While Dhanraj too cleared the exam with 450 out of 800 marks in the CA exam, he is clearly in awe of his elder sister and he makes no effort to hide his happiness as he gets busy distributing sweets to family, friends, relatives and, of course, the media.
He knows his sister has set a precedent that has catapulted his family into the national limelight with his sister being referred to as a role model for India's youth.
Prema now knows that the focus would be on her not only because she has topped the exam nationally despite her modest financial background but also because she has done it at a time when women are increasingly under attack from sex predators on one hand and a section of society that would want women stereotyped and tethered to the kitchen.
And she has a fitting reply to such forces.
"Nobody today should think that only men can make their families proud by excelling in academics or sports or any other field and take care of families. Today, women too are getting empowered because of their education and can do all things that boys can do. Girls too have begun to excel in all fields," she says convincingly.
To those men who look down upon women as objects of their desire she has this to say: Change your attitude NOW and don't look upon women from that point of view.
Expressing her disbelief that she has topped the CA exam, Prema says, "It is very difficult to believe that one would top the CA exam.
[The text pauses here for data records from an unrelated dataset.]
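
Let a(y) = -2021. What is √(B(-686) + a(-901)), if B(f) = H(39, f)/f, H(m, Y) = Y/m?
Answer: I*√3073902/39 ≈ 44.955*I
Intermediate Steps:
B(f) = 1/39 (B(f) = (f/39)/f = 1/39)
√(B(-686) + a(-901)) = √(1/39 - 2021) = √(-78818/39) = I*√3073902/39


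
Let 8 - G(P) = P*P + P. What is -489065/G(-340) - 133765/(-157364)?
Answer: 11547238555/2267064466 ≈ 5.0935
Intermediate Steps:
G(P) = 8 - P - P**2 (G(P) = 8 - (P*P + P) = 8 - (P**2 + P) = 8 - (P + P**2) = 8 + (-P - P**2) = 8 - P - P**2)
-489065/G(-340) - 133765/(-157364) = -489065/(8 - 1*(-340) - 1*(-340)**2) - 133765/(-157364) = -489065/(8 + 340 - 1*115600) - 133765*(-1/157364) = -489065/(8 + 340 - 115600) + 133765/157364 = -489065/(-115252) + 133765/157364 = -489065*(-1/115252) + 133765/157364 = 489065/115252 + 133765/157364 = 11547238555/2267064466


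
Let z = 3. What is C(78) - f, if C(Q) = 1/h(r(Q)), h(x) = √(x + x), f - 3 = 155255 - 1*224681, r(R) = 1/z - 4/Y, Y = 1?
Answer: 69423 - I*√66/22 ≈ 69423.0 - 0.36927*I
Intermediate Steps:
r(R) = -11/3 (r(R) = 1/3 - 4/1 = 1*(⅓) - 4*1 = ⅓ - 4 = -11/3)
f = -69423 (f = 3 + (155255 - 1*224681) = 3 + (155255 - 224681) = 3 - 69426 = -69423)
h(x) = √2*√x (h(x) = √(2*x) = √2*√x)
C(Q) = -I*√66/22 (C(Q) = 1/(√2*√(-11/3)) = 1/(√2*(I*√33/3)) = 1/(I*√66/3) = -I*√66/22)
C(78) - f = -I*√66/22 - 1*(-69423) = -I*√66/22 + 69423 = 69423 - I*√66/22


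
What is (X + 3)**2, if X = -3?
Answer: 0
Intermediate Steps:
(X + 3)**2 = (-3 + 3)**2 = 0**2 = 0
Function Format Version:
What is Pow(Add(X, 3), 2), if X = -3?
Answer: 0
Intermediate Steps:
Pow(Add(X, 3), 2) = Pow(Add(-3, 3), 2) = Pow(0, 2) = 0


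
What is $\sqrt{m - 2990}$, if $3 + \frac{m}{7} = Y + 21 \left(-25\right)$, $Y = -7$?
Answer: $i \sqrt{6735} \approx 82.067 i$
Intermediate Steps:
$m = -3745$ ($m = -21 + 7 \left(-7 + 21 \left(-25\right)\right) = -21 + 7 \left(-7 - 525\right) = -21 + 7 \left(-532\right) = -21 - 3724 = -3745$)
$\sqrt{m - 2990} = \sqrt{-3745 - 2990} = \sqrt{-6735} = i \sqrt{6735}$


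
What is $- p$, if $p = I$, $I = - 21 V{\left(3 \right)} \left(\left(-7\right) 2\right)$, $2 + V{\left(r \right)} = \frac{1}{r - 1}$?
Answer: $441$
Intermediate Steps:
$V{\left(r \right)} = -2 + \frac{1}{-1 + r}$ ($V{\left(r \right)} = -2 + \frac{1}{r - 1} = -2 + \frac{1}{-1 + r}$)
$I = -441$ ($I = - 21 \frac{3 - 6}{-1 + 3} \left(\left(-7\right) 2\right) = - 21 \frac{3 - 6}{2} \left(-14\right) = - 21 \cdot \frac{1}{2} \left(-3\right) \left(-14\right) = \left(-21\right) \left(- \frac{3}{2}\right) \left(-14\right) = \frac{63}{2} \left(-14\right) = -441$)
$p = -441$
$- p = \left(-1\right) \left(-441\right) = 441$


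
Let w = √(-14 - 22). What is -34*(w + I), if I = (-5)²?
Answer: -850 - 204*I ≈ -850.0 - 204.0*I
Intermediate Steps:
I = 25
w = 6*I (w = √(-36) = 6*I ≈ 6.0*I)
-34*(w + I) = -34*(6*I + 25) = -34*(25 + 6*I) = -850 - 204*I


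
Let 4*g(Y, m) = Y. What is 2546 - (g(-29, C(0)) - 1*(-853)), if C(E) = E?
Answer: 6801/4 ≈ 1700.3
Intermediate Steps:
g(Y, m) = Y/4
2546 - (g(-29, C(0)) - 1*(-853)) = 2546 - ((¼)*(-29) - 1*(-853)) = 2546 - (-29/4 + 853) = 2546 - 1*3383/4 = 2546 - 3383/4 = 6801/4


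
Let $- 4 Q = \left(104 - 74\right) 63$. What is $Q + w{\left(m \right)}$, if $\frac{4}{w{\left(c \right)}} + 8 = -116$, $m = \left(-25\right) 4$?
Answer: $- \frac{29297}{62} \approx -472.53$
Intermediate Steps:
$m = -100$
$w{\left(c \right)} = - \frac{1}{31}$ ($w{\left(c \right)} = \frac{4}{-8 - 116} = \frac{4}{-124} = 4 \left(- \frac{1}{124}\right) = - \frac{1}{31}$)
$Q = - \frac{945}{2}$ ($Q = - \frac{\left(104 - 74\right) 63}{4} = - \frac{30 \cdot 63}{4} = \left(- \frac{1}{4}\right) 1890 = - \frac{945}{2} \approx -472.5$)
$Q + w{\left(m \right)} = - \frac{945}{2} - \frac{1}{31} = - \frac{29297}{62}$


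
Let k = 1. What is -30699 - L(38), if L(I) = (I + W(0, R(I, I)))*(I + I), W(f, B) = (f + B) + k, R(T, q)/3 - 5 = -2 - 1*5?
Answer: -33207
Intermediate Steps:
R(T, q) = -6 (R(T, q) = 15 + 3*(-2 - 1*5) = 15 + 3*(-2 - 5) = 15 + 3*(-7) = 15 - 21 = -6)
W(f, B) = 1 + B + f (W(f, B) = (f + B) + 1 = (B + f) + 1 = 1 + B + f)
L(I) = 2*I*(-5 + I) (L(I) = (I + (1 - 6 + 0))*(I + I) = (I - 5)*(2*I) = (-5 + I)*(2*I) = 2*I*(-5 + I))
-30699 - L(38) = -30699 - 2*38*(-5 + 38) = -30699 - 2*38*33 = -30699 - 1*2508 = -30699 - 2508 = -33207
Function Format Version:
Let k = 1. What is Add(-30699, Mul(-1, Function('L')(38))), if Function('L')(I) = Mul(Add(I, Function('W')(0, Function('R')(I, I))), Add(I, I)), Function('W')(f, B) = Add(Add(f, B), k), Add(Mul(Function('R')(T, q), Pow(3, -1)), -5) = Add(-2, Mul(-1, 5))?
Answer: -33207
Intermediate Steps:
Function('R')(T, q) = -6 (Function('R')(T, q) = Add(15, Mul(3, Add(-2, Mul(-1, 5)))) = Add(15, Mul(3, Add(-2, -5))) = Add(15, Mul(3, -7)) = Add(15, -21) = -6)
Function('W')(f, B) = Add(1, B, f) (Function('W')(f, B) = Add(Add(f, B), 1) = Add(Add(B, f), 1) = Add(1, B, f))
Function('L')(I) = Mul(2, I, Add(-5, I)) (Function('L')(I) = Mul(Add(I, Add(1, -6, 0)), Add(I, I)) = Mul(Add(I, -5), Mul(2, I)) = Mul(Add(-5, I), Mul(2, I)) = Mul(2, I, Add(-5, I)))
Add(-30699, Mul(-1, Function('L')(38))) = Add(-30699, Mul(-1, Mul(2, 38, Add(-5, 38)))) = Add(-30699, Mul(-1, Mul(2, 38, 33))) = Add(-30699, Mul(-1, 2508)) = Add(-30699, -2508) = -33207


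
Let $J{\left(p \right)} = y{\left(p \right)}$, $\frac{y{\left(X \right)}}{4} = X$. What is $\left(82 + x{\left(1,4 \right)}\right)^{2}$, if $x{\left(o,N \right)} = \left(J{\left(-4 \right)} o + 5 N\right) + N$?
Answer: $8100$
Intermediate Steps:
$y{\left(X \right)} = 4 X$
$J{\left(p \right)} = 4 p$
$x{\left(o,N \right)} = - 16 o + 6 N$ ($x{\left(o,N \right)} = \left(4 \left(-4\right) o + 5 N\right) + N = \left(- 16 o + 5 N\right) + N = - 16 o + 6 N$)
$\left(82 + x{\left(1,4 \right)}\right)^{2} = \left(82 + \left(\left(-16\right) 1 + 6 \cdot 4\right)\right)^{2} = \left(82 + \left(-16 + 24\right)\right)^{2} = \left(82 + 8\right)^{2} = 90^{2} = 8100$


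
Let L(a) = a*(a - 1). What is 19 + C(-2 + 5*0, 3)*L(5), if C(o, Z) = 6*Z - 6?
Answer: 259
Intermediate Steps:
L(a) = a*(-1 + a)
C(o, Z) = -6 + 6*Z
19 + C(-2 + 5*0, 3)*L(5) = 19 + (-6 + 6*3)*(5*(-1 + 5)) = 19 + (-6 + 18)*(5*4) = 19 + 12*20 = 19 + 240 = 259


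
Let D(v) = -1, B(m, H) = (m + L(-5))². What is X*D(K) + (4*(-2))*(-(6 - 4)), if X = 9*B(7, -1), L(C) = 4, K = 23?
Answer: -1073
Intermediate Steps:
B(m, H) = (4 + m)² (B(m, H) = (m + 4)² = (4 + m)²)
X = 1089 (X = 9*(4 + 7)² = 9*11² = 9*121 = 1089)
X*D(K) + (4*(-2))*(-(6 - 4)) = 1089*(-1) + (4*(-2))*(-(6 - 4)) = -1089 - (-8)*2 = -1089 - 8*(-2) = -1089 + 16 = -1073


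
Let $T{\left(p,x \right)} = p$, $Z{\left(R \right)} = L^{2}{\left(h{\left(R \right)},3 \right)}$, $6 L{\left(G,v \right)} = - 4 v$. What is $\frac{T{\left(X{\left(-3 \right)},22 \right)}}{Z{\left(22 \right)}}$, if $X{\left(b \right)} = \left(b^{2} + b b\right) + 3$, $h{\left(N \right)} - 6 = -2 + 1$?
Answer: $\frac{21}{4} \approx 5.25$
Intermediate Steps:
$h{\left(N \right)} = 5$ ($h{\left(N \right)} = 6 + \left(-2 + 1\right) = 6 - 1 = 5$)
$X{\left(b \right)} = 3 + 2 b^{2}$ ($X{\left(b \right)} = \left(b^{2} + b^{2}\right) + 3 = 2 b^{2} + 3 = 3 + 2 b^{2}$)
$L{\left(G,v \right)} = - \frac{2 v}{3}$ ($L{\left(G,v \right)} = \frac{\left(-4\right) v}{6} = - \frac{2 v}{3}$)
$Z{\left(R \right)} = 4$ ($Z{\left(R \right)} = \left(\left(- \frac{2}{3}\right) 3\right)^{2} = \left(-2\right)^{2} = 4$)
$\frac{T{\left(X{\left(-3 \right)},22 \right)}}{Z{\left(22 \right)}} = \frac{3 + 2 \left(-3\right)^{2}}{4} = \left(3 + 2 \cdot 9\right) \frac{1}{4} = \left(3 + 18\right) \frac{1}{4} = 21 \cdot \frac{1}{4} = \frac{21}{4}$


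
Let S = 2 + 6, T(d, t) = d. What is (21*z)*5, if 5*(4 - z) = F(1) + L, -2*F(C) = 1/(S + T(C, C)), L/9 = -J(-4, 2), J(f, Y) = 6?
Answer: 9331/6 ≈ 1555.2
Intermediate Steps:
L = -54 (L = 9*(-1*6) = 9*(-6) = -54)
S = 8
F(C) = -1/(2*(8 + C))
z = 1333/90 (z = 4 - (-1/(16 + 2*1) - 54)/5 = 4 - (-1/(16 + 2) - 54)/5 = 4 - (-1/18 - 54)/5 = 4 - ⅕*(-973/18) = 4 + 973/90 = 1333/90 ≈ 14.811)
(21*z)*5 = (21*(1333/90))*5 = (9331/30)*5 = 9331/6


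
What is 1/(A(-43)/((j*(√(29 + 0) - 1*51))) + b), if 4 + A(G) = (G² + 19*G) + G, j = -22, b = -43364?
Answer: -53980483502/2340761762959073 - 21670*√29/2340761762959073 ≈ -2.3061e-5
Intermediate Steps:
A(G) = -4 + G² + 20*G (A(G) = -4 + ((G² + 19*G) + G) = -4 + (G² + 20*G) = -4 + G² + 20*G)
1/(A(-43)/((j*(√(29 + 0) - 1*51))) + b) = 1/((-4 + (-43)² + 20*(-43))/((-22*(√(29 + 0) - 1*51))) - 43364) = 1/((-4 + 1849 - 860)/((-22*(√29 - 51))) - 43364) = 1/(985/((-22*(-51 + √29))) - 43364) = 1/(985/(1122 - 22*√29) - 43364) = 1/(-43364 + 985/(1122 - 22*√29))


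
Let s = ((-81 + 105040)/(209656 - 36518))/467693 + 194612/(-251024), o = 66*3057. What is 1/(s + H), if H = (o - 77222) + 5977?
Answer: 2540847062433652/331621766202133043585 ≈ 7.6619e-6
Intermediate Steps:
o = 201762
H = 130517 (H = (201762 - 77222) + 5977 = 124540 + 5977 = 130517)
s = -1969845519914499/2540847062433652 (s = (104959/173138)*(1/467693) + 194612*(-1/251024) = (104959*(1/173138))*(1/467693) - 48653/62756 = (104959/173138)*(1/467693) - 48653/62756 = 104959/80975430634 - 48653/62756 = -1969845519914499/2540847062433652 ≈ -0.77527)
1/(s + H) = 1/(-1969845519914499/2540847062433652 + 130517) = 1/(331621766202133043585/2540847062433652) = 2540847062433652/331621766202133043585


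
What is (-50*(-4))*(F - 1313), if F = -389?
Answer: -340400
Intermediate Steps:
(-50*(-4))*(F - 1313) = (-50*(-4))*(-389 - 1313) = 200*(-1702) = -340400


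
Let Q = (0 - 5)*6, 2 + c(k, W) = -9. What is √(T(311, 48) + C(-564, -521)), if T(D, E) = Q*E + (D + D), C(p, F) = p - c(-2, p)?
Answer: I*√1371 ≈ 37.027*I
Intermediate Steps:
c(k, W) = -11 (c(k, W) = -2 - 9 = -11)
Q = -30 (Q = -5*6 = -30)
C(p, F) = 11 + p (C(p, F) = p - 1*(-11) = p + 11 = 11 + p)
T(D, E) = -30*E + 2*D (T(D, E) = -30*E + (D + D) = -30*E + 2*D)
√(T(311, 48) + C(-564, -521)) = √((-30*48 + 2*311) + (11 - 564)) = √((-1440 + 622) - 553) = √(-818 - 553) = √(-1371) = I*√1371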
But when I started I was sure of just one thing: come what may I have to pass in my CA exam. Once I had walked a step forward I knew I could not go backwards. And I did it," she says without pausing to breathe.
"You must have the determination that I want to achieve my goal in life. I had worked a lot for excelling in academics and today my efforts have been paid for with god's grace and my family's blessings," she says.
"I am proud to say that I am my father's daughter," she says when asked how she feels after being projected as a role model to nation's youth.
It is then while walking back from the Jayakumar household towards home one gets to hear: Su naseebwaan ma-baap chhe!